Akar gittikten sonra Talu ve Köse’yle başka bir odaya geçen Avukat, “Komutanlardan talepler olur, onlar da yerine getirilmesi talimatını verir; ama devlette işler böyle yürümez. Her şeyin bir kuralı, kaidesi var.” şeklinde sözlere muhatap olur. Avukat, bu iki isme davayla ilgili daha detaylı bilgi verir. Konu Tamer Tatar’ın geçmişine geldiğinde ise, “Tamam, o bilgileri vereceğiz; ama fiziki olarak ve resmen veremeyiz. Bir daha geldiğinizde flash bellek getirirseniz ona yükleriz.” denir ve toplantı biter.

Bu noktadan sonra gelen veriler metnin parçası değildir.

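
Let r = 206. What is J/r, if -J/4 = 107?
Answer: -214/103 ≈ -2.0777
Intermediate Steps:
J = -428 (J = -4*107 = -428)
J/r = -428/206 = -428*1/206 = -214/103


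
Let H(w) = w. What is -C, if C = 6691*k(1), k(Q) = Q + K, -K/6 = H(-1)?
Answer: -46837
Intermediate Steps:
K = 6 (K = -6*(-1) = 6)
k(Q) = 6 + Q (k(Q) = Q + 6 = 6 + Q)
C = 46837 (C = 6691*(6 + 1) = 6691*7 = 46837)
-C = -1*46837 = -46837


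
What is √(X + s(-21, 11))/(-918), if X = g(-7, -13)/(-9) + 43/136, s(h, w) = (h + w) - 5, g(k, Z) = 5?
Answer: -I*√634202/187272 ≈ -0.0042525*I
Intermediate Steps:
s(h, w) = -5 + h + w
X = -293/1224 (X = 5/(-9) + 43/136 = 5*(-⅑) + 43*(1/136) = -5/9 + 43/136 = -293/1224 ≈ -0.23938)
√(X + s(-21, 11))/(-918) = √(-293/1224 + (-5 - 21 + 11))/(-918) = √(-293/1224 - 15)*(-1/918) = √(-18653/1224)*(-1/918) = (I*√634202/204)*(-1/918) = -I*√634202/187272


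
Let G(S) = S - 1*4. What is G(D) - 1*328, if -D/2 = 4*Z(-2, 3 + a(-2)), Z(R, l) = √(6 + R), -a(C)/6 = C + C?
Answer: -348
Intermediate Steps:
a(C) = -12*C (a(C) = -6*(C + C) = -12*C)
D = -16 (D = -8*√(6 - 2) = -8*√4 = -8*2 = -2*8 = -16)
G(S) = -4 + S (G(S) = S - 4 = -4 + S)
G(D) - 1*328 = (-4 - 16) - 1*328 = -20 - 328 = -348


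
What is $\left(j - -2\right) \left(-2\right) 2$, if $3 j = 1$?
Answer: $- \frac{28}{3} \approx -9.3333$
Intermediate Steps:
$j = \frac{1}{3}$ ($j = \frac{1}{3} \cdot 1 = \frac{1}{3} \approx 0.33333$)
$\left(j - -2\right) \left(-2\right) 2 = \left(\frac{1}{3} - -2\right) \left(-2\right) 2 = \left(\frac{1}{3} + 2\right) \left(-2\right) 2 = \frac{7}{3} \left(-2\right) 2 = \left(- \frac{14}{3}\right) 2 = - \frac{28}{3}$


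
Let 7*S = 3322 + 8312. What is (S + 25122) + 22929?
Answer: 49713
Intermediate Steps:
S = 1662 (S = (3322 + 8312)/7 = (1/7)*11634 = 1662)
(S + 25122) + 22929 = (1662 + 25122) + 22929 = 26784 + 22929 = 49713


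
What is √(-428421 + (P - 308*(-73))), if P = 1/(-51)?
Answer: 2*I*√263960547/51 ≈ 637.13*I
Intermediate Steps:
P = -1/51 ≈ -0.019608
√(-428421 + (P - 308*(-73))) = √(-428421 + (-1/51 - 308*(-73))) = √(-428421 + (-1/51 + 22484)) = √(-428421 + 1146683/51) = √(-20702788/51) = 2*I*√263960547/51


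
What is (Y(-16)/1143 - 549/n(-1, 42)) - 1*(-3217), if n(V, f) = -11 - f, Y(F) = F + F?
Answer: 195508454/60579 ≈ 3227.3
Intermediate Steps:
Y(F) = 2*F
(Y(-16)/1143 - 549/n(-1, 42)) - 1*(-3217) = ((2*(-16))/1143 - 549/(-11 - 1*42)) - 1*(-3217) = (-32*1/1143 - 549/(-11 - 42)) + 3217 = (-32/1143 - 549/(-53)) + 3217 = (-32/1143 - 549*(-1/53)) + 3217 = (-32/1143 + 549/53) + 3217 = 625811/60579 + 3217 = 195508454/60579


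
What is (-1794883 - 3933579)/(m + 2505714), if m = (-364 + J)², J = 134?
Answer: -2864231/1279307 ≈ -2.2389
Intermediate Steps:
m = 52900 (m = (-364 + 134)² = (-230)² = 52900)
(-1794883 - 3933579)/(m + 2505714) = (-1794883 - 3933579)/(52900 + 2505714) = -5728462/2558614 = -5728462*1/2558614 = -2864231/1279307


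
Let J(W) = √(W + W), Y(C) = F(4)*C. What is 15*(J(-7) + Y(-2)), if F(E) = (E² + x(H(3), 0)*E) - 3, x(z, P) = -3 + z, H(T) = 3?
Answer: -390 + 15*I*√14 ≈ -390.0 + 56.125*I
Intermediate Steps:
F(E) = -3 + E² (F(E) = (E² + (-3 + 3)*E) - 3 = (E² + 0*E) - 3 = (E² + 0) - 3 = E² - 3 = -3 + E²)
Y(C) = 13*C (Y(C) = (-3 + 4²)*C = (-3 + 16)*C = 13*C)
J(W) = √2*√W (J(W) = √(2*W) = √2*√W)
15*(J(-7) + Y(-2)) = 15*(√2*√(-7) + 13*(-2)) = 15*(√2*(I*√7) - 26) = 15*(I*√14 - 26) = 15*(-26 + I*√14) = -390 + 15*I*√14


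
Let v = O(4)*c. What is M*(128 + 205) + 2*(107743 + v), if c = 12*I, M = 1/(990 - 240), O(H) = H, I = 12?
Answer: 54159611/250 ≈ 2.1664e+5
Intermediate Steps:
M = 1/750 ≈ 0.0013333
c = 144 (c = 12*12 = 144)
v = 576 (v = 4*144 = 576)
M*(128 + 205) + 2*(107743 + v) = (128 + 205)/750 + 2*(107743 + 576) = (1/750)*333 + 2*108319 = 111/250 + 216638 = 54159611/250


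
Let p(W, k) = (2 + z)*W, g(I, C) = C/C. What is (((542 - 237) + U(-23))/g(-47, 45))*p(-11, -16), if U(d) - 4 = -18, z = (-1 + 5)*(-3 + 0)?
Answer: 32010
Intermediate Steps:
g(I, C) = 1
z = -12 (z = 4*(-3) = -12)
U(d) = -14 (U(d) = 4 - 18 = -14)
p(W, k) = -10*W (p(W, k) = (2 - 12)*W = -10*W)
(((542 - 237) + U(-23))/g(-47, 45))*p(-11, -16) = (((542 - 237) - 14)/1)*(-10*(-11)) = ((305 - 14)*1)*110 = (291*1)*110 = 291*110 = 32010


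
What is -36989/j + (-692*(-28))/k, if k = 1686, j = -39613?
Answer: 414952471/33393759 ≈ 12.426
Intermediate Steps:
-36989/j + (-692*(-28))/k = -36989/(-39613) - 692*(-28)/1686 = -36989*(-1/39613) + 19376*(1/1686) = 36989/39613 + 9688/843 = 414952471/33393759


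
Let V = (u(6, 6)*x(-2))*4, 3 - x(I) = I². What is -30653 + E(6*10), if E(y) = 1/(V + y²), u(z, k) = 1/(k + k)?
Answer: -331021744/10799 ≈ -30653.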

Oysa Genelkurmay’a flash bellekle girmek yasaktır. Avukat da bunu bildiği için bir daha gitmez; yani Akar’ın o talimatı da yerine gelmemiş olur!..

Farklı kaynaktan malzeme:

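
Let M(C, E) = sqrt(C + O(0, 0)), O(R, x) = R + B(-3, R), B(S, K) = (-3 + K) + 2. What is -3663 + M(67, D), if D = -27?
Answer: -3663 + sqrt(66) ≈ -3654.9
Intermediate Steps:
B(S, K) = -1 + K
O(R, x) = -1 + 2*R (O(R, x) = R + (-1 + R) = -1 + 2*R)
M(C, E) = sqrt(-1 + C) (M(C, E) = sqrt(C + (-1 + 2*0)) = sqrt(C + (-1 + 0)) = sqrt(C - 1) = sqrt(-1 + C))
-3663 + M(67, D) = -3663 + sqrt(-1 + 67) = -3663 + sqrt(66)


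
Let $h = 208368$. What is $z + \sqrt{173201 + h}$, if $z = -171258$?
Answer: $-171258 + \sqrt{381569} \approx -1.7064 \cdot 10^{5}$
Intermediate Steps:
$z + \sqrt{173201 + h} = -171258 + \sqrt{173201 + 208368} = -171258 + \sqrt{381569}$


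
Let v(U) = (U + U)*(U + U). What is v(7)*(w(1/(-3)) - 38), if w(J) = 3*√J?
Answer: -7448 + 196*I*√3 ≈ -7448.0 + 339.48*I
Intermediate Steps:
v(U) = 4*U² (v(U) = (2*U)*(2*U) = 4*U²)
v(7)*(w(1/(-3)) - 38) = (4*7²)*(3*√(1/(-3)) - 38) = (4*49)*(3*√(-⅓) - 38) = 196*(3*(I*√3/3) - 38) = 196*(I*√3 - 38) = 196*(-38 + I*√3) = -7448 + 196*I*√3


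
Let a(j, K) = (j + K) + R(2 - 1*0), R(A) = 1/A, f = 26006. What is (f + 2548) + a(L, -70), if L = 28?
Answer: 57025/2 ≈ 28513.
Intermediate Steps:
a(j, K) = 1/2 + K + j (a(j, K) = (j + K) + 1/(2 - 1*0) = (K + j) + 1/(2 + 0) = (K + j) + 1/2 = 1/2 + K + j)
(f + 2548) + a(L, -70) = (26006 + 2548) + (1/2 - 70 + 28) = 28554 - 83/2 = 57025/2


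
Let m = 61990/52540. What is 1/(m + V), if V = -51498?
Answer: -5254/270564293 ≈ -1.9419e-5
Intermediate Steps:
m = 6199/5254 (m = 61990*(1/52540) = 6199/5254 ≈ 1.1799)
1/(m + V) = 1/(6199/5254 - 51498) = 1/(-270564293/5254) = -5254/270564293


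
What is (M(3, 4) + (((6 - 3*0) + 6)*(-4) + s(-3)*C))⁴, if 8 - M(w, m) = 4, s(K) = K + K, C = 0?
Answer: 3748096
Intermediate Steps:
s(K) = 2*K
M(w, m) = 4 (M(w, m) = 8 - 1*4 = 8 - 4 = 4)
(M(3, 4) + (((6 - 3*0) + 6)*(-4) + s(-3)*C))⁴ = (4 + (((6 - 3*0) + 6)*(-4) + (2*(-3))*0))⁴ = (4 + (((6 + 0) + 6)*(-4) - 6*0))⁴ = (4 + ((6 + 6)*(-4) + 0))⁴ = (4 + (12*(-4) + 0))⁴ = (4 + (-48 + 0))⁴ = (4 - 48)⁴ = (-44)⁴ = 3748096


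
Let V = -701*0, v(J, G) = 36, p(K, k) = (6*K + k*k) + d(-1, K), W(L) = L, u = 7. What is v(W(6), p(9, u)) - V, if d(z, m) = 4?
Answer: 36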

O Telefon 6 Yıl Sonra Arandığında
Son birkaç not daha paylaşalım.
28 Şubat dava dosyası Yargıtay’a gittiğinde, sanıklardan birisi Milli Savunma Bakanı Hulusi Akar’a mektup yazar. Mektupta “delil” kabul edilen belgelerin gerçek olup olmadığının araştırılması için Genelkurmay’da bir heyet oluşturulup bunların incelenmesine yönelik taleplerini mahkemenin reddettiğini hatırlatan emekli komutan, “Lütfen siz bir heyet oluşturun ve inceletin” der.
Hiçbir cevap gelmez!..
Aynı komutan, bu defa Genelkurmay Başkanı Orgeneral Yaşar Güler’e aynı içerikte bir mektup gönderir. Genelkurmay’dan birisi arayıp o belgelerin “inceleneceği” bilgisini verir; ama bir daha oradan da ses çıkmaz!..

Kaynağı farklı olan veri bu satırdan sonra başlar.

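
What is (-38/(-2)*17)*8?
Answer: 2584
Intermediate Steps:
(-38/(-2)*17)*8 = (-38*(-½)*17)*8 = (19*17)*8 = 323*8 = 2584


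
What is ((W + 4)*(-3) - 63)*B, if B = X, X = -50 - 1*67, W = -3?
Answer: 7722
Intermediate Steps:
X = -117 (X = -50 - 67 = -117)
B = -117
((W + 4)*(-3) - 63)*B = ((-3 + 4)*(-3) - 63)*(-117) = (1*(-3) - 63)*(-117) = (-3 - 63)*(-117) = -66*(-117) = 7722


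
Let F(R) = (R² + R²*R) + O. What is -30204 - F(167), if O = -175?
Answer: -4715381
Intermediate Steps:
F(R) = -175 + R² + R³ (F(R) = (R² + R²*R) - 175 = (R² + R³) - 175 = -175 + R² + R³)
-30204 - F(167) = -30204 - (-175 + 167² + 167³) = -30204 - (-175 + 27889 + 4657463) = -30204 - 1*4685177 = -30204 - 4685177 = -4715381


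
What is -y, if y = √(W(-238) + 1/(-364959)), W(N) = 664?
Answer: -5*√393073454361/121653 ≈ -25.768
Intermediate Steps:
y = 5*√393073454361/121653 (y = √(664 + 1/(-364959)) = √(664 - 1/364959) = √(242332775/364959) = 5*√393073454361/121653 ≈ 25.768)
-y = -5*√393073454361/121653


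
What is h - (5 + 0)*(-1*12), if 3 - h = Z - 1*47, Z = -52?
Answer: 162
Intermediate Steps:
h = 102 (h = 3 - (-52 - 1*47) = 3 - (-52 - 47) = 3 - 1*(-99) = 3 + 99 = 102)
h - (5 + 0)*(-1*12) = 102 - (5 + 0)*(-1*12) = 102 - 5*(-12) = 102 - 1*(-60) = 102 + 60 = 162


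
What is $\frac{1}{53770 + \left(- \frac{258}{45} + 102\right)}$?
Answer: $\frac{15}{807994} \approx 1.8564 \cdot 10^{-5}$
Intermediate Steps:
$\frac{1}{53770 + \left(- \frac{258}{45} + 102\right)} = \frac{1}{53770 + \left(\left(-258\right) \frac{1}{45} + 102\right)} = \frac{1}{53770 + \left(- \frac{86}{15} + 102\right)} = \frac{1}{53770 + \frac{1444}{15}} = \frac{1}{\frac{807994}{15}} = \frac{15}{807994}$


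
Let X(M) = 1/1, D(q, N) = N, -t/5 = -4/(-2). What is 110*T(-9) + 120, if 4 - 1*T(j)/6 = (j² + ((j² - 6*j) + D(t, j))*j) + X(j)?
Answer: 697080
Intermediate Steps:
t = -10 (t = -(-20)/(-2) = -(-20)*(-1)/2 = -5*2 = -10)
X(M) = 1
T(j) = 18 - 6*j² - 6*j*(j² - 5*j) (T(j) = 24 - 6*((j² + ((j² - 6*j) + j)*j) + 1) = 24 - 6*((j² + (j² - 5*j)*j) + 1) = 24 - 6*((j² + j*(j² - 5*j)) + 1) = 24 - 6*(1 + j² + j*(j² - 5*j)) = 24 + (-6 - 6*j² - 6*j*(j² - 5*j)) = 18 - 6*j² - 6*j*(j² - 5*j))
110*T(-9) + 120 = 110*(18 - 6*(-9)³ + 24*(-9)²) + 120 = 110*(18 - 6*(-729) + 24*81) + 120 = 110*(18 + 4374 + 1944) + 120 = 110*6336 + 120 = 696960 + 120 = 697080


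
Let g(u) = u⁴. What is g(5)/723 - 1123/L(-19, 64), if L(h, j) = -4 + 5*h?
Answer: 291268/23859 ≈ 12.208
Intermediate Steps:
g(5)/723 - 1123/L(-19, 64) = 5⁴/723 - 1123/(-4 + 5*(-19)) = 625*(1/723) - 1123/(-4 - 95) = 625/723 - 1123/(-99) = 625/723 - 1123*(-1/99) = 625/723 + 1123/99 = 291268/23859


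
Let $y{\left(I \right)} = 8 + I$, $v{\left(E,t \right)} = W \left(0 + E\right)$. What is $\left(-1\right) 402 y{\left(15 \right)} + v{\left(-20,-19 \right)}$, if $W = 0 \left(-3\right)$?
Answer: $-9246$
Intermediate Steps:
$W = 0$
$v{\left(E,t \right)} = 0$ ($v{\left(E,t \right)} = 0 \left(0 + E\right) = 0 E = 0$)
$\left(-1\right) 402 y{\left(15 \right)} + v{\left(-20,-19 \right)} = \left(-1\right) 402 \left(8 + 15\right) + 0 = \left(-402\right) 23 + 0 = -9246 + 0 = -9246$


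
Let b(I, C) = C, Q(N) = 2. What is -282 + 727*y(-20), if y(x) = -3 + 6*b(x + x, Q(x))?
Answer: 6261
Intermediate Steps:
y(x) = 9 (y(x) = -3 + 6*2 = -3 + 12 = 9)
-282 + 727*y(-20) = -282 + 727*9 = -282 + 6543 = 6261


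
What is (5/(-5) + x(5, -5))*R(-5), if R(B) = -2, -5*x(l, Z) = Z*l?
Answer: -8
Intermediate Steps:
x(l, Z) = -Z*l/5
(5/(-5) + x(5, -5))*R(-5) = (5/(-5) - ⅕*(-5)*5)*(-2) = (5*(-⅕) + 5)*(-2) = (-1 + 5)*(-2) = 4*(-2) = -8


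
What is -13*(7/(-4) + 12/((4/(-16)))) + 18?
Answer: 2659/4 ≈ 664.75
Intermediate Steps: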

Ve 30 Haziran’da Yargıtay cezaları onar, Ağustos ortasında da karar infaz edilip 14 emekli general hapse gönderilir.
İşte o gözaltılar sırasında, 6 yıl önce Genelkurmay’a davet edilen avukat, kendisine verdiği telefon numarasından Milli Savunma Bakanı Hulusi Akar’ı arar. Telefon Akar’ın özel numarası değil, Özel Kalem’in numarasıdır. Avukat, telefonu açan yetkiliye, Akar’la 6 yıl önceki görüşmelerinden söz edip gözaltı süreci hakkında kendisine bilgi vermek istediğini söyler. Yetkili yarım saat sonra kendisine döneceklerini bildirir ve gerçekten de yarım saat sonra arar.
Sonuç mu?
Akar’ın Afganistan konusundan dolayı çok yoğun olduğu, toplantıdan toplantıya koştuğu, basına açıklama üstüne açıklama yapmak durumunda kaldığı anlatılıp, “İleride sizi arayacağız.” denir.
Tüm bunlardan sonra soralım:
Akar’ın birinci elden tanık olduğu 28 Şubat süreci hakkında konuşmasının imkân ve ihtimali var mıdır?!